Simple VCAP_SERVICES to reproduce the issue:

{
  "elephantsql-provider": [
    {
      "name": "elephantsql-binding-c6c60",
      "label": "elephantsql-type",
      "credentials": {
        "uri": "postgres://postgres.example.com",
        "foo": {
          "bar": 42
        }
      }
    }
  ]
}

There are a couple potential solutions that came to my mind:

stephprat commented 10 months ago

For my use case, ignoring nested is fine.

dmikusa commented 10 months ago

Even worse, translating VCAP_SERVICES into Bindings swallows any marshaling error.

Definitely a bug.

When a Binding is created from VCAP_SERVICES credentials are expected as map[string]string (flat) where in reality they can be nested (map[string]any). A Binding expects them to be map[string]string as well.

My understanding is that the K8s binding spec says that they should be mapped that way. Key/value. String as the key and string as the value. That said, I did some reading in the spec and didn't find it specifically saying that. I spent about five mins looking though.

What I do know is that the binding spec maps the bindings to files on the file system, so the key definitely needs to be a string, because it'll be a file name. In theory, the file could contain anything, but it can't be nested. You can't have subfolders within the binding.

Flatten incoming credentials, which would just cut of any nested structures. From the example, only the uri field would be inside the secret field of Binding. This would also prevent the whole process of translating to either fully succeed or just silently fail.

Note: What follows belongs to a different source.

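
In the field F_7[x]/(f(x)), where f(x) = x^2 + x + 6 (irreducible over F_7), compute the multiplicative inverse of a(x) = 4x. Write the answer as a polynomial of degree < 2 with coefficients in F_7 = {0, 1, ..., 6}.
a(x)^(-1) ≡ 2x + 2 (mod f(x))

Since f is irreducible over F_7, F_7[x]/(f) is a field and a(x) ≠ 0 has an inverse. Apply the extended Euclidean algorithm to f(x) and a(x) in F_7[x]: f(x) = (2x + 2)·a(x) + (6). The last nonzero remainder is the constant 6 = gcd(f, a) in F_7. Back-substituting through the division chain expresses 6 = s(x)·a(x) + t(x)·f(x) with s(x) ≡ 5x + 5 (mod f), so (5x + 5)·a(x) ≡ 6 (mod f). Multiplying by 6^(-1) ≡ 6 in F_7 gives a(x)^(-1) ≡ 6·(5x + 5) ≡ 2x + 2 (mod f). Check: (4x)·(2x + 2) = x^2 + x ≡ 1 (mod x^2 + x + 6).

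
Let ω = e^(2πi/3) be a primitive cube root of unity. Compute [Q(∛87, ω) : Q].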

I'm fine with this. To clarify, you're saying that it would have properties like this:

Ex: username -> foo Ex: foo.bar -> 42

I am a little concerned with how we'd implement this. We'd probably have to use map[string]any then convert it to a map[string]string as we go through and flatten things. I think it could work, but it's probably going to be very tedious.

Change type of thesecret property in Binding from map[string]string to map[string]any. That would be a breaking change with lots of impact on other projects I guess.

-1 I don't think this is an option. Too much change, too many things impacted that are never going to have this problem.

Treat credentials as raw data which is passed and "interpreted" by consuming parties. Would probably lead to even more work downstream

Not 100% sure I follow this one. I'd be OK with this if you're saying that it remains string/string and that the value, if containing nested data, would be just a JSON string.

Ex: username -> foo is still string/string. Ex: foo -> {"bar": 42} still string/string. If the consuming entity needs bar then it's their responsibility to parse that JSON and read out bar.

What I don't know, and what might be an issue, is if Go's JSON parsing would do that. I suspect it would fail on the nested item since it's a string.

Other options?

  1. Just ignore properties that are not strings
  2. Fail the whole thing if there are any properties that are not string

I don't know what a use case would be where it has nested credentials though. Do you have a use case where there are nested values under the credentials? Can you expand on the need here?